Hunter wanted to make a decision by the next day, Dec. 31. He was tired of the hour-long drive into Ahoskie, not to mention that the baseball season ended two months earlier and he hadn’t so much as dusted off his hunting rifle. Catfish was leaning toward San Diego, although Cherry was still championing the Royals. The Red Sox, Angels, Pirates and Mets had outside chances.

On the morning of the last day of the year Hunter drove to Ahoskie prepared to finalize a deal. Before seeing Cherry, however, he stopped at the Tomahawk Motel to meet Kluttz for a cup of coffee. That was where the old scout shot the final arrow in his quiver. “Jimmy,” he asked, “what would it take for you to come and play for the Yankees?” Kluttz had no power to make an offer, but he had a direct line to somebody who did. Hunter told him—a five-year deal with 15 years of deferred money at $100,000 per season, plus college funds for his kids and a variety of perks to be determined. The two men went to Cherry’s office, where one of the attorney’s partners, Joe Flythe, called Paul with details of the contractual benchmarks that could seal the deal.

It put the executive in a tight spot. Ordinarily, Paul could go directly to owner George Steinbrenner for approval, but the Boss had been suspended by Bowie Kuhn for making illegal campaign contributions to Richard Nixon and was temporarily banned from contact. They were talking about nearly $3.5 million over five years, and Paul needed help. He placed a call to Yankees minority partner Ed Greenwald, a prominent tax attorney in Cleveland, and together they concluded that they could make it work. Paul was vibrant when he called Flythe back. “That’s more money than we wanted to pay,” he exuded, “but we’ll do it.”

There was only one catch. That kind of financial outlay required the Yankees to squeeze every penny they could from the contract, and for tax purposes it made sense to put the deal on their 1974 books. That left them about 12 hours to finalize things. While Paul and Flythe made travel preparations for New York, Greenwald was already on his way to the airport in Cleveland to charter a plane to North Carolina. In the midst of the mayhem, the phone rang.
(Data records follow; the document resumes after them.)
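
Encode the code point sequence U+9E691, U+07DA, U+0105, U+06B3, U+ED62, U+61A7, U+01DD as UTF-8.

F2 9E 9A 91 DF 9A C4 85 DA B3 EE B5 A2 E6 86 A7 C7 9D

U+9E691: 4-byte form → F2 9E 9A 91.
U+07DA: 2-byte form → DF 9A.
U+0105: 2-byte form → C4 85.
U+06B3: 2-byte form → DA B3.
U+ED62: 3-byte form → EE B5 A2.
U+61A7: 3-byte form → E6 86 A7.
U+01DD: 2-byte form → C7 9D.
Concatenated (18 bytes): F2 9E 9A 91 DF 9A C4 85 DA B3 EE B5 A2 E6 86 A7 C7 9D.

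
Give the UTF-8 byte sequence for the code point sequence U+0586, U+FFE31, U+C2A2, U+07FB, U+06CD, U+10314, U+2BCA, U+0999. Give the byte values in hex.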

It was Padres GM Buzzie Bavasi, who had just received approval from owner Ray Kroc to increase his already enormous offer, worth $4.5 million, including cash, stock, and a McDonald’s franchise. “If you come to San Diego,” he barked into the telephone, “you can write your own check.”

Bavasi was informed that at that very moment Hunter was heading out the back door, to the airport and New York City. The executive raged about being used as a pawn to drive up other offers, but there was little he could do. Hunter, Kluttz, and a coterie of lawyers from Cherry’s office met Greenwald’s plane at the Suffolk Airport in Virginia, some 45 minutes away. For the duration of the flight, Greenwald, yellow legal pad in hand, drafted an addendum to the standard player’s contract, conferring with Hunter’s team every step of the way. By the time they reached New York it was 10 pages long and barely legible, owing to a bumpy trip. The document would come to be known around Yankees HQ as “the Catfish Hunter Manifesto.”

Upon landing in New York at 6:00 p.m., the group sped to Paul’s office, where they pored over the details, point by point. Shortly after 7:00 p.m. Paul had a staffer schedule a news conference for 8:15. There was no indication what it was about. As the room began to fill, the two sides were still finalizing details. It seemed for a moment that the midnight deadline might come and go . . . and then it was done. A souvenir Yankees cap was propped atop Hunter’s head, and out he went, smiling, to face the crowd.

That was moment that George Steinbrenner became relevant to baseball’s landscape, and that Charles O. Finley became an afterthought.